Опустившись на первый уровень паркинга, я занял свободное место, включил сигнализацию «Ватерлиния», подумал и, для верности запустив сигнализацию «Томагавк» — ревун, покинул борт.

Ближайший лифт располагался в десяти метрах, и я устремился к нему, чувствуя, как истошно колотится сердце.

В лифт со мной вошел пожилой мужчина — очевидец штурма Рейхстага. Он заскочил в последний момент, притормозив дверь массивной резной клюкой с головой черта в качестве набалдашника. Старик заложил в память компьютера лифта нужный ему этаж, запустил подъем, откинулся к стене и, казалось, задремал.

Я расслабился, закрыл глаза, но сердце продолжало метаться в груди, посылая шифрованные сигналы, остававшиеся для меня бессмысленным набором букв и цифр.
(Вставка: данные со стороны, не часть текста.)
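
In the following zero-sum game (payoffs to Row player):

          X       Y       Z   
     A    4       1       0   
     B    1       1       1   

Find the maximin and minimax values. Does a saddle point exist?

Maximin = 1, Minimax = 1, Saddle: True

Work:
Row minimums: [0, 1] → maximin = 1
Column maximums: [4, 1, 1] → minimax = 1
Saddle point exists! Game value = 1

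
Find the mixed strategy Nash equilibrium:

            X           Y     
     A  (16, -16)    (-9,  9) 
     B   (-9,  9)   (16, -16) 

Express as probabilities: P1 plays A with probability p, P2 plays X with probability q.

p = 0.5, q = 0.5

Work:
Find probabilities that make opponent indifferent:
P2 chooses q to make P1 indifferent between A and B
P1 chooses p to make P2 indifferent between X and Y
Mixed NE: P1 plays (A: 0.5, B: 0.5), P2 plays (X: 0.5, Y: 0.5)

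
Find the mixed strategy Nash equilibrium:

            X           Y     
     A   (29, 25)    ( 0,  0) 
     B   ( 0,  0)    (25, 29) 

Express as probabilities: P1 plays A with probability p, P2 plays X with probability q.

p = 0.537, q = 0.463

Work:
Find probabilities that make opponent indifferent:
P2 chooses q to make P1 indifferent between A and B
P1 chooses p to make P2 indifferent between X and Y
Mixed NE: P1 plays (A: 0.537, B: 0.463), P2 plays (X: 0.463, Y: 0.537)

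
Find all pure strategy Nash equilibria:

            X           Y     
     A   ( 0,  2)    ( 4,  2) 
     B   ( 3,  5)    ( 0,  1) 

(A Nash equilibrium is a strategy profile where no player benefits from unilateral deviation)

Nash equilibrium: (A, Y), (B, X)

Work:
Best responses:
  P1 vs X: payoffs [0, 3] → best response B (payoff 3)
  P1 vs Y: payoffs [4, 0] → best response A (payoff 4)
  P2 vs A: payoffs [2, 2] → best response X/Y (payoff 2)
  P2 vs B: payoffs [5, 1] → best response X (payoff 5)
Mutual best responses: (A,Y), (B,X) → Nash equilibria.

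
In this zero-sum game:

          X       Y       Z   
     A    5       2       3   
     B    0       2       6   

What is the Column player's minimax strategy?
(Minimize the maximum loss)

Column should play Y, value = 2

Work:
Column player minimizes Row's maximum payoff:
Column X: max payoff to Row = 5
Column Y: max payoff to Row = 2
Column Z: max payoff to Row = 6
Minimum is 2, achieved by column Y.
Minimax strategy: Y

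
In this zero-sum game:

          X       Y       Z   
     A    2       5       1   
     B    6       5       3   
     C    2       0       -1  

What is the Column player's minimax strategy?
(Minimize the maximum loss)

Column should play Z, value = 3

Work:
Column player minimizes Row's maximum payoff:
Column X: max payoff to Row = 6
Column Y: max payoff to Row = 5
Column Z: max payoff to Row = 3
Minimum is 3, achieved by column Z.
Minimax strategy: Z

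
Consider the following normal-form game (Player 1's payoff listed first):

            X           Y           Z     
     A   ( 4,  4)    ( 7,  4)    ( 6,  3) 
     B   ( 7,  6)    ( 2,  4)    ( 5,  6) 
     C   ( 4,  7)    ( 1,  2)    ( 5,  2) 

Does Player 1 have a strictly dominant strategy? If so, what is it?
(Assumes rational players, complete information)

No strictly dominant strategy exists for Player 1

Work:
A strategy strictly dominates another if it gives a strictly higher payoff against every opponent action. Compare each pair of P1's strategies column-by-column:
  A vs B: [4 vs 7, 7 vs 2, 6 vs 5] → A does not strictly dominate B (column X: 4 ≤ 7)
  A vs C: [4 vs 4, 7 vs 1, 6 vs 5] → A does not strictly dominate C (column X: 4 ≤ 4)
  B vs A: [7 vs 4, 2 vs 7, 5 vs 6] → B does not strictly dominate A (column Y: 2 ≤ 7)
  B vs C: [7 vs 4, 2 vs 1, 5 vs 5] → B does not strictly dominate C (column Z: 5 ≤ 5)
  C vs A: [4 vs 4, 1 vs 7, 5 vs 6] → C does not strictly dominate A (column X: 4 ≤ 4)
  C vs B: [4 vs 7, 1 vs 2, 5 vs 5] → C does not strictly dominate B (column X: 4 ≤ 7)
No single strategy strictly dominates all others → no strictly dominant strategy.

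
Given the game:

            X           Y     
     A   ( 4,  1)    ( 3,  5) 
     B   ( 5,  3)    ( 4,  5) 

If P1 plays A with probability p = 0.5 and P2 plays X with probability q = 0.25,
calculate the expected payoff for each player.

E[P1] = 3.75, E[P2] = 4.25

Work:
E[P1] = p·q·π₁(A,X) + p·(1-q)·π₁(A,Y) + (1-p)·q·π₁(B,X) + (1-p)·(1-q)·π₁(B,Y)
= 0.5·0.25·4 + 0.5·0.75·3 + 0.5·0.25·5 + 0.5·0.75·4
= 3.75

E[P2] = 4.25 (similar calculation)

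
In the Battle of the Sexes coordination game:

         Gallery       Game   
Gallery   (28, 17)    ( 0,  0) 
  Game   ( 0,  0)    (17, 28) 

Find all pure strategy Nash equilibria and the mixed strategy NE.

Pure NE: (Gallery, Gallery) and (Game, Game); Mixed NE: p = 0.6222, q = 0.3778

Work:
Check pure NE:
(Gallery, Gallery): (28, 17) - no unilateral deviation beneficial
(Game, Game): (17, 28) - no unilateral deviation beneficial
Mixed NE: P1 plays Gallery with p = 0.6222, P2 plays Gallery with q = 0.3778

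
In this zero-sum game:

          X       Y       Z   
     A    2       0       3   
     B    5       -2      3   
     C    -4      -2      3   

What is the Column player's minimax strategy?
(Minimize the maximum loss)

Column should play Y, value = 0

Work:
Column player minimizes Row's maximum payoff:
Column X: max payoff to Row = 5
Column Y: max payoff to Row = 0
Column Z: max payoff to Row = 3
Minimum is 0, achieved by column Y.
Minimax strategy: Y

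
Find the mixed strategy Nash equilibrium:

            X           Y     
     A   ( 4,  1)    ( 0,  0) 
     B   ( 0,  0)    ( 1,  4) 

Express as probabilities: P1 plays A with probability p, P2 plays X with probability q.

p = 0.8, q = 0.2

Work:
Find probabilities that make opponent indifferent:
P2 chooses q to make P1 indifferent between A and B
P1 chooses p to make P2 indifferent between X and Y
Mixed NE: P1 plays (A: 0.8, B: 0.2), P2 plays (X: 0.2, Y: 0.8)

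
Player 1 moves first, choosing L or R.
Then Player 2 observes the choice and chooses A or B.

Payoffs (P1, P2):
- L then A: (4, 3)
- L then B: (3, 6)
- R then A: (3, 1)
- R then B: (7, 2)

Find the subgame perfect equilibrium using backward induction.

P1 plays R, P2 plays B after L and B after R; Payoff (7, 2)

Work:
Backward induction:
After L: P2 chooses B → P1 gets 3
After R: P2 chooses B → P1 gets 7
P1 chooses R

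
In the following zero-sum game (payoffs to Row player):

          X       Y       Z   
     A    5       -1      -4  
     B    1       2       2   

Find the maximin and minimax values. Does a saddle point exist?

Maximin = 1, Minimax = 2, Saddle: False

Work:
Row minimums: [-4, 1] → maximin = 1
Column maximums: [5, 2, 2] → minimax = 2
No saddle point (maximin ≠ minimax). Mixed strategy needed.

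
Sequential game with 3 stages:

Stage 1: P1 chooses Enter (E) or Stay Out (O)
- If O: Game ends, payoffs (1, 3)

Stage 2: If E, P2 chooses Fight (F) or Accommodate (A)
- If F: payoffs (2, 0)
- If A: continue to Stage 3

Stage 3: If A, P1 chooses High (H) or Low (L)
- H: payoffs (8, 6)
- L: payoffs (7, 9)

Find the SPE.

SPE: (E, A, H); Outcome (8, 6)

Work:
Stage 3: P1 chooses H (8 vs 7)
Stage 2: P2: F->0, A->6 (anticipating H). Choose A
Stage 1: P1: O->1, E->8 (anticipating A, H). Choose E
SPE path: E -> A -> H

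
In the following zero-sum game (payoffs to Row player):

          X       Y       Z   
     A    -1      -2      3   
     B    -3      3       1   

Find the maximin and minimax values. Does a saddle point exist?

Maximin = -2, Minimax = -1, Saddle: False

Work:
Row minimums: [-2, -3] → maximin = -2
Column maximums: [-1, 3, 3] → minimax = -1
No saddle point (maximin ≠ minimax). Mixed strategy needed.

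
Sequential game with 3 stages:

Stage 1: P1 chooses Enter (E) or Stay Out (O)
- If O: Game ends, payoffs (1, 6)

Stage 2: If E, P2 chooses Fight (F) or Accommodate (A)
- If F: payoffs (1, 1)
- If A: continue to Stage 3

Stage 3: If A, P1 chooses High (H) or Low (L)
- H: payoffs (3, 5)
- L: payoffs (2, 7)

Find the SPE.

SPE: (E, A, H); Outcome (3, 5)

Work:
Stage 3: P1 chooses H (3 vs 2)
Stage 2: P2: F->1, A->5 (anticipating H). Choose A
Stage 1: P1: O->1, E->3 (anticipating A, H). Choose E
SPE path: E -> A -> H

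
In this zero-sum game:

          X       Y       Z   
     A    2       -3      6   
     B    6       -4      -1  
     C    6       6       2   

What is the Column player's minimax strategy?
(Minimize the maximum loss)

Column should play X or Y or Z (all achieve the minimum), value = 6

Work:
Column player minimizes Row's maximum payoff:
Column X: max payoff to Row = 6
Column Y: max payoff to Row = 6
Column Z: max payoff to Row = 6
Minimum is 6, achieved by columns X, Y, Z (tied).
Each of X or Y or Z is a minimax strategy.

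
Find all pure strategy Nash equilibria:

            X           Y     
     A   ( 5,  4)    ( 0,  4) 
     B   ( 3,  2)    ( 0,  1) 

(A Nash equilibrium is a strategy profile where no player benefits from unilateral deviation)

Nash equilibrium: (A, X), (A, Y)

Work:
Best responses:
  P1 vs X: payoffs [5, 3] → best response A (payoff 5)
  P1 vs Y: payoffs [0, 0] → best response A/B (payoff 0)
  P2 vs A: payoffs [4, 4] → best response X/Y (payoff 4)
  P2 vs B: payoffs [2, 1] → best response X (payoff 2)
Mutual best responses: (A,X), (A,Y) → Nash equilibria.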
Я отогнал от себя рой кодов и постарался представить, как буду оправдываться перед Ангелиной, но споткнулся, почувствовав, как в затылок уперлось ледяное жало.

— Не гоношись! — посоветовал недавний старик. Жало чуть углубилось в кожу, вызвав кровотечение.

— Слушай внимательно, Туровский, и не перебивай. Не в твоем интересе.

Жало отступило.

Я попытался развернуться и выбить клинок из рук старикана, но он навалился на меня, прижал к стене лифта, упер лезвие в позвоночник, щелкнул клавишу «Стоп» на пульте лифта и надсадно задышал мне в ухо.

— Оставь это дело, Туровский. Будь паинькой. Зачем тебе лишняя кровь? Мало, что ли, сопляка-программиста.

Я дернулся в бессильной злобе, повел ноздрями, втягивая ароматный дорогой запах рублей за сто, что шел от старика.

— Не шали. — Он ехидно захихикал. Что-то скользнуло ко мне в правый карман пиджака. Я уловил знакомый хруст банкнот.

— Если одумаешься, получишь в два раза больше. Если же нет, то это тебе на похороны.

Последнее слово потонуло в лавине боли, захлестнувшей затылок. Картинка поплыла. Я попытался ухватиться за стену, но пальцы соскользнули. Я упал. Перед глазами промелькнул ослепительный фейерверк, и я буквально погас, как вывернутая из патрона лампочка.

ГЛАВА СЕДЬМАЯ

Пробуждение оказалось мучительным. Колокольным звоном полнилась голова, терзаемая дикими болями, словно кто-то из моей черепушки, как птенец из яйца, проклевывался на волю. Я приоткрыл глаза. Веко — свинцовое покрывало. Мерзкий, словно наполненный плесенью полумрак, только кнопки на пульте управления лифтом светятся чахоточным желтым цветом.

Я пошевелился и зашипел от разряда боли, пробившей в голову. Осторожно, цепляясь руками за стены, я выполз наверх и сделал несколько шагов на непослушных, будто из теста слепленных ногах.

Каждое движение отражалось в голове раскатом грома.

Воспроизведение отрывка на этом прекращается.